Certificate Verification at Fivetranlink
Transport Layer Security (TLS, also referred to as Secure Socket Layer, HTTPS, or SSL) is one of the encryption methods that Fivetran uses to secure data in motion. TLS allows for both encryption and authentication of the connections that Fivetran makes to your data sources and to your destinations.
Fivetran connections made over TLS are always encrypted, and support automatic verification for connectors that use hostname verification (such as web-based applications), and for proprietary systems with built-in certificate authority management such as Snowflake, BigQuery, and Redshift.
For other connectors, such as customer operated databases, we support verifying a certificate using root certificate authority verification.
Verifying a certificatelink
Connectors require a user to explicitly select the certificate to use as the trust anchor.
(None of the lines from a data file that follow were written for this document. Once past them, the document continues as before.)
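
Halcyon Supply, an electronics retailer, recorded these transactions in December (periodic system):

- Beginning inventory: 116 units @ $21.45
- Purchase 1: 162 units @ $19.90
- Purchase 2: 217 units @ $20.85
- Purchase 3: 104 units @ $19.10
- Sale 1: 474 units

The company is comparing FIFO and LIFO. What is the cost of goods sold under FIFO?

COGS = $9,798.60

FIFO COGS: 116 @ $21.45 + 162 @ $19.90 + 196 @ $20.85 = $9,798.60
LIFO COGS: 104 @ $19.10 + 217 @ $20.85 + 153 @ $19.90 = $9,555.55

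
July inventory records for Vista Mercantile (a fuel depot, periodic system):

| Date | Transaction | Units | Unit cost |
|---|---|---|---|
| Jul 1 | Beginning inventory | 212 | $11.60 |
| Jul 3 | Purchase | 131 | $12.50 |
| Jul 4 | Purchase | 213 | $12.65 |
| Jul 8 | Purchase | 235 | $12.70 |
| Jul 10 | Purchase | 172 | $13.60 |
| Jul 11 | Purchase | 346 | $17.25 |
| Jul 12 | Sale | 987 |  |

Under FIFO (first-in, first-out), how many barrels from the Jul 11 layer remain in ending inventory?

Jul 12, 987 sold [FIFO — oldest first]: 212 @ $11.60 + 131 @ $12.50 + 213 @ $12.65 + 235 @ $12.70 + 172 @ $13.60 + 24 @ $17.25 = $12,528.85
Ending inventory: 322 @ $17.25 = $5,554.50

322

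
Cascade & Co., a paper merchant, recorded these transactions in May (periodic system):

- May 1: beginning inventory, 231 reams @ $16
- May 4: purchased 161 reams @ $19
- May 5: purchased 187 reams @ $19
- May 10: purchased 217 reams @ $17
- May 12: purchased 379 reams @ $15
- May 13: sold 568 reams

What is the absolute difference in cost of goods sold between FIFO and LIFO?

FIFO COGS: 231 @ $16 + 161 @ $19 + 176 @ $19 = $10,099
LIFO COGS: 379 @ $15 + 189 @ $17 = $8,898
Difference = |$10,099 − $8,898| = $1,201

$1,201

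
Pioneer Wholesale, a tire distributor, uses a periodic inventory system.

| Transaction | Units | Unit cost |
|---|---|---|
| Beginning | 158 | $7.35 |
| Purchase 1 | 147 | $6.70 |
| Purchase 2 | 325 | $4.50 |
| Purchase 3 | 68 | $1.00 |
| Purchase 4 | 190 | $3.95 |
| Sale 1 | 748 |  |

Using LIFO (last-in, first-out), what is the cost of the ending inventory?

Ending inventory = $1,029.00

Sale 1 (748) [LIFO — newest first]: 190 @ $3.95 + 68 @ $1.00 + 325 @ $4.50 + 147 @ $6.70 + 18 @ $7.35 = $3,398.20
Ending inventory: 140 @ $7.35 = $1,029.00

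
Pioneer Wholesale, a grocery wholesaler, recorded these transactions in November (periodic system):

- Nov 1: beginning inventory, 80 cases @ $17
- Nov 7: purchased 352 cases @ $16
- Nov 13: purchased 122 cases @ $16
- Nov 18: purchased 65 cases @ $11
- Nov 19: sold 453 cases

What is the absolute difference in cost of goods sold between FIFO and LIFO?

$405

FIFO COGS: 80 @ $17 + 352 @ $16 + 21 @ $16 = $7,328
LIFO COGS: 65 @ $11 + 122 @ $16 + 266 @ $16 = $6,923
Difference = |$7,328 − $6,923| = $405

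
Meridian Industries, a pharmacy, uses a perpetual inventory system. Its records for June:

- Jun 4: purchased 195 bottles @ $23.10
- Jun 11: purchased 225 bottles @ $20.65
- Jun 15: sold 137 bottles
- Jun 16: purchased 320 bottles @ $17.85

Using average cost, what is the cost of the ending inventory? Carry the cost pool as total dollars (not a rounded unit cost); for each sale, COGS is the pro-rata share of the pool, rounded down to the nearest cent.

Ending inventory = $11,877.87

After Jun 4: 195 on hand, pool $4,504.50 (≈ $23.1000 each)
After Jun 11: 420 on hand, pool $9,150.75 (≈ $21.7875 each)
Jun 15, sell 137: 137/420 × $9,150.75 → $2,984.88
After Jun 16: 603 on hand, pool $11,877.87 (≈ $19.6980 each)
Ending inventory (cost pool remaining) = $11,877.87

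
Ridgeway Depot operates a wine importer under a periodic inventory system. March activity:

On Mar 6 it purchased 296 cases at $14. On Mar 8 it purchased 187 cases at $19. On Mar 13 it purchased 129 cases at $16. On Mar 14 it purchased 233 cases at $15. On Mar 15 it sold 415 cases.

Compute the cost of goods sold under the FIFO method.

COGS = $6,405

Mar 15, 415 sold [FIFO — oldest first]: 296 @ $14 + 119 @ $19 = $6,405
Ending inventory: 68 @ $19 + 129 @ $16 + 233 @ $15 = $6,851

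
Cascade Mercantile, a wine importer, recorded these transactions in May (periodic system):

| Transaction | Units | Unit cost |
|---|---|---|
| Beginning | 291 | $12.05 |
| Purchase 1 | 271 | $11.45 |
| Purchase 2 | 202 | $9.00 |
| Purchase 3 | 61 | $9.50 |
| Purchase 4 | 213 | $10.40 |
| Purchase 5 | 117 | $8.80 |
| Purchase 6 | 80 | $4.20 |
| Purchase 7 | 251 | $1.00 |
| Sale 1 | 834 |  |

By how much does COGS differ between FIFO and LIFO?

FIFO COGS: 291 @ $12.05 + 271 @ $11.45 + 202 @ $9.00 + 61 @ $9.50 + 9 @ $10.40 = $9,100.60
LIFO COGS: 251 @ $1.00 + 80 @ $4.20 + 117 @ $8.80 + 213 @ $10.40 + 61 @ $9.50 + 112 @ $9.00 = $5,419.30
Difference = |$9,100.60 − $5,419.30| = $3,681.30

$3,681.30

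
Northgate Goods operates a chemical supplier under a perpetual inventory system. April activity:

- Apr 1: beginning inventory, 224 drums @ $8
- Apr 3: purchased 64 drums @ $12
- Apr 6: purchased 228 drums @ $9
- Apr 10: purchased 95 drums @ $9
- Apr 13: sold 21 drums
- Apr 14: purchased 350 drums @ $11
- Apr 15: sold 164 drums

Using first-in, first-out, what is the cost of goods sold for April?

Apr 13, 21 sold [FIFO — oldest first]: 21 @ $8 = $168
Apr 15, 164 sold [FIFO — oldest first]: 164 @ $8 = $1,312
Total COGS = $168 + $1,312 = $1,480
Ending inventory: 39 @ $8 + 64 @ $12 + 228 @ $9 + 95 @ $9 + 350 @ $11 = $7,837
Check: goods available $9,317 = COGS $1,480 + ending $7,837

COGS = $1,480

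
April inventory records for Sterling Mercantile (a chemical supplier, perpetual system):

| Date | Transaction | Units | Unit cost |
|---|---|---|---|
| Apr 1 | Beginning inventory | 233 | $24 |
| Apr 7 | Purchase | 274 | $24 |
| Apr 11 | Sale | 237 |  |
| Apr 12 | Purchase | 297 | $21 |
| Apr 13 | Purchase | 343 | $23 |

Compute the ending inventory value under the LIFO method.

Apr 11, 237 sold [LIFO — newest first]: 237 @ $24 = $5,688
Ending inventory: 233 @ $24 + 37 @ $24 + 297 @ $21 + 343 @ $23 = $20,606
Check: goods available $26,294 = COGS $5,688 + ending $20,606

Ending inventory = $20,606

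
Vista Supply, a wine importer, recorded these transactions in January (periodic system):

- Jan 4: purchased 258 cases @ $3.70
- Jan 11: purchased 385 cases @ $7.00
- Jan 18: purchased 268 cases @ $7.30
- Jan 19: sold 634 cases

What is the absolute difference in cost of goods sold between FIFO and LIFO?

$931.80

FIFO COGS: 258 @ $3.70 + 376 @ $7.00 = $3,586.60
LIFO COGS: 268 @ $7.30 + 366 @ $7.00 = $4,518.40
Difference = |$3,586.60 − $4,518.40| = $931.80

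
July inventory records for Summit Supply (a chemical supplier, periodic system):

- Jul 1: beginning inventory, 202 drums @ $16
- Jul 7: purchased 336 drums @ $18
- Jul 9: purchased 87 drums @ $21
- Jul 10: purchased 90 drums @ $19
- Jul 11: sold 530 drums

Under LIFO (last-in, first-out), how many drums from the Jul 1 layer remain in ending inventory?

Jul 11, 530 sold [LIFO — newest first]: 90 @ $19 + 87 @ $21 + 336 @ $18 + 17 @ $16 = $9,857
Ending inventory: 185 @ $16 = $2,960

185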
Customers who use self-signed certificates for their databases can do the verification based on the fingerprint of the certificate, and customers who use a certificate authority model can select the authority which Fivetran should validate against.
Auditing trusted certificateslink
The account page in your Fivetran dashboard includes a section where your security team can audit all the trust selections that have been made within your Fivetran configuration. You have the option to revoke the trust of a certificate at any time. Once a certificate’s trust has been revoked, you will need to re-run the setup tests for any affected connectors to select the new certificate and resume data replication.